| 20 August 2011
Standing up for better science is a strategy that will help save Florida fishing related jobs. The call for better science in fisheries management has long been supported by the Florida Guides Association. One member in particular, Capt. Bob Zales, FGA regional director, president of the National Association of Charterboat Operators and Executive Director of Conservation Cooperative of Gulf Fishermen has taken his advocacy for sound science in fisheries management beyond state lines to the national level.
Recently a CCA National News Feed came out in opposition to the PEW Environment Group’s support of annual catch limits without the benefit of science-based assessments. The piece referred to the PEW support as “a veritable campaign of misinformation.” The feed went on to say that Pew is revising history to make its points.
Capt. Zales referred to the CCA position as good news and wrote the following commentary on fisheries management.
*************************As I have reported previously, more and more people are coming out against the wacko environmentalists such as PEW and Environmental Defense Fund and standing up for better science.
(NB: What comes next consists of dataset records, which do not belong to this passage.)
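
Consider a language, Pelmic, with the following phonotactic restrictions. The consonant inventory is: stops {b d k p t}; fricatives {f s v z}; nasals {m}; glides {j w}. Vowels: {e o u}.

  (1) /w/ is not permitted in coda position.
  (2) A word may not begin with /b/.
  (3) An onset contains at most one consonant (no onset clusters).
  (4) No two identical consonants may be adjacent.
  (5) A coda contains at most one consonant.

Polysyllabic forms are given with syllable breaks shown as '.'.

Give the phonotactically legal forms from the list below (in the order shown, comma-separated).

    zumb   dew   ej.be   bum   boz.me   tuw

zumb — violates constraint 5: syllable 1 coda /mb/ has 2 consonants (> 1) → phonotactically illegal
dew — violates constraint 1: syllable 1 coda contains /w/ → phonotactically illegal
ej.be — σ1 onset /∅/, coda /j/ ok; σ2 onset /b/, coda /∅/ ok → phonotactically legal
bum — violates constraint 2: word begins with /b/ → phonotactically illegal
boz.me — violates constraint 2: word begins with /b/ → phonotactically illegal
tuw — violates constraint 1: syllable 1 coda contains /w/ → phonotactically illegal

ej.be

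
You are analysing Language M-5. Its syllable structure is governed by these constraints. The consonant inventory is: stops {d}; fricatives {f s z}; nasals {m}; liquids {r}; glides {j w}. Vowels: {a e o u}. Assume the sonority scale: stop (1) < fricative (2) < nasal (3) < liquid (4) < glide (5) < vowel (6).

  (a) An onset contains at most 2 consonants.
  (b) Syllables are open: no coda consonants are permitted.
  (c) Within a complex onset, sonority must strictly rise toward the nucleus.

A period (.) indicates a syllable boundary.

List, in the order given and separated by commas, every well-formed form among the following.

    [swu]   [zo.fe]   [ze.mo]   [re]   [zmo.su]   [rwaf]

[swu], [zo.fe], [ze.mo], [re], [zmo.su]

[swu] — σ1 onset /sw/ (2→5 rises), coda /∅/ ok → well-formed
[zo.fe] — σ1 onset /z/, coda /∅/ ok; σ2 onset /f/, coda /∅/ ok → well-formed
[ze.mo] — σ1 onset /z/, coda /∅/ ok; σ2 onset /m/, coda /∅/ ok → well-formed
[re] — σ1 onset /r/, coda /∅/ ok → well-formed
[zmo.su] — σ1 onset /zm/ (2→3 rises), coda /∅/ ok; σ2 onset /s/, coda /∅/ ok → well-formed
[rwaf] — violates constraint (b): syllable 1 coda /f/ has 1 consonant (> 0) → ill-formed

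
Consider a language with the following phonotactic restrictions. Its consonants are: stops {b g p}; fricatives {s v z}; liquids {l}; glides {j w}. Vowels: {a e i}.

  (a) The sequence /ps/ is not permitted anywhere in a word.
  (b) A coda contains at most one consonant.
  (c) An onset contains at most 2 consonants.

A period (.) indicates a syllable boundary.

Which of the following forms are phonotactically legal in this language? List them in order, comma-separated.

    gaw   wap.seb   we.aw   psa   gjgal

gaw, we.aw

gaw — σ1 onset /g/, coda /w/ ok → phonotactically legal
wap.seb — violates constraint (a): contains banned sequence /ps/ → phonotactically illegal
we.aw — σ1 onset /w/, coda /∅/ ok; σ2 onset /∅/, coda /w/ ok → phonotactically legal
psa — violates constraint (a): contains banned sequence /ps/ → phonotactically illegal
gjgal — violates constraint (c): syllable 1 onset /gjg/ has 3 consonants (> 2) → phonotactically illegal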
We must have the science before we can move on to ACLS, AMS, Catch Shares, and other overly restrictive requirements that are causing JOBs to be lost.
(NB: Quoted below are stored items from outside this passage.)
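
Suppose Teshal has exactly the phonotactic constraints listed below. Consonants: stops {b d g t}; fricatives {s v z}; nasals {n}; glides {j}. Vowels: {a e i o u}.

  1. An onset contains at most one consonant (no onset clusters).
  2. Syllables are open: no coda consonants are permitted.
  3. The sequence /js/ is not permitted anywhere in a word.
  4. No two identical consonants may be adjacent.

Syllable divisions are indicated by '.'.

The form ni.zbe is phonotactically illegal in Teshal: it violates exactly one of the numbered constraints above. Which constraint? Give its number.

1

ni.zbe: syllable 2 onset /zb/ has 2 consonants (> 1).
This is a violation of constraint 1: "An onset contains at most one consonant (no onset clusters)."
The remaining constraints (2, 3, 4) are satisfied.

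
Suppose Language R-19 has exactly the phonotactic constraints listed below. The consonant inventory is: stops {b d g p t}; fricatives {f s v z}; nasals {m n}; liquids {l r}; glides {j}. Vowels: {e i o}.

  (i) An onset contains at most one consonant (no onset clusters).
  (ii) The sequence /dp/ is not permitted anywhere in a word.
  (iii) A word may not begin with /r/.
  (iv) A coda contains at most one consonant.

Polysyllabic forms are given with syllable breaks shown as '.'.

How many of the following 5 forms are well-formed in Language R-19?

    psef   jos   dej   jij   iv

4

psef — violates constraint (i): syllable 1 onset /ps/ has 2 consonants (> 1) → ill-formed
jos — σ1 onset /j/, coda /s/ ok → well-formed
dej — σ1 onset /d/, coda /j/ ok → well-formed
jij — σ1 onset /j/, coda /j/ ok → well-formed
iv — σ1 onset /∅/, coda /v/ ok → well-formed
Well-formed: jos, dej, jij, iv → 4.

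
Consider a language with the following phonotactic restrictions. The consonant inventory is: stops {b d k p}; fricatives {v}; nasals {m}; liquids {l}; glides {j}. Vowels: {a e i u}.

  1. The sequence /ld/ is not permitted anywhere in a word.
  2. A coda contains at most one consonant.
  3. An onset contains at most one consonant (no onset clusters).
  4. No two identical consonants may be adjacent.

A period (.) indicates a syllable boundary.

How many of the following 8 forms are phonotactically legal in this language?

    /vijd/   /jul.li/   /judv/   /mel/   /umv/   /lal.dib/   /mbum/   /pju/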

We must have the science and the data before, not after, programs are created and implemented. The devil is in the details, and whenever details are not known, you do not know where the devil lives. In the past, those of us who supported programs created by the NOAA/NMFS with the promise that details would be worked out, quickly discovered they never are and that the devil thrives against us.
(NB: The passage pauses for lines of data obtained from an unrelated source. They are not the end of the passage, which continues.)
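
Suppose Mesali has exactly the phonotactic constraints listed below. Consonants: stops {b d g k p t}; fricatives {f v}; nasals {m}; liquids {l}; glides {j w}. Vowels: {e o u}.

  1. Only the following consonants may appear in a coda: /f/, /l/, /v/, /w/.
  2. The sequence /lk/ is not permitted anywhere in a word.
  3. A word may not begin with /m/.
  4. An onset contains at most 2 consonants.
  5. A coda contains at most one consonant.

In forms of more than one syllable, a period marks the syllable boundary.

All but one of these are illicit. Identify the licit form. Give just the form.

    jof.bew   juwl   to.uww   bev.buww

jof.bew — σ1 onset /j/, coda /f/ ok; σ2 onset /b/, coda /w/ ok → licit
juwl — violates constraint 5: syllable 1 coda /wl/ has 2 consonants (> 1) → illicit
to.uww — violates constraint 5: syllable 2 coda /ww/ has 2 consonants (> 1) → illicit
bev.buww — violates constraint 5: syllable 2 coda /ww/ has 2 consonants (> 1) → illicit

jof.bew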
NOAA/NMFS knows the missing details work to their advantage to eliminate JOBS and move us off the water. It is past time to stop this style of management based on regulations which are based on arbitrary and missing science just to comply with an artificial mandate that was conceived and pushed by the enviro wackos.
The 06 Magnuson-Stevens Fishery Conservation and Management Act must be relaxed and the funding provided to the NOAA/NMFS must be concentrated on improved science, independent and cooperative science, and more frequent stock assessments not Catch Shares or other programs that need data to determine how they will work. Once this is accomplished the current tools can be used to manage. And if they are not enough, then let's begin to look at other tools. You don't use a standard socket to ratchet down a metric bolt.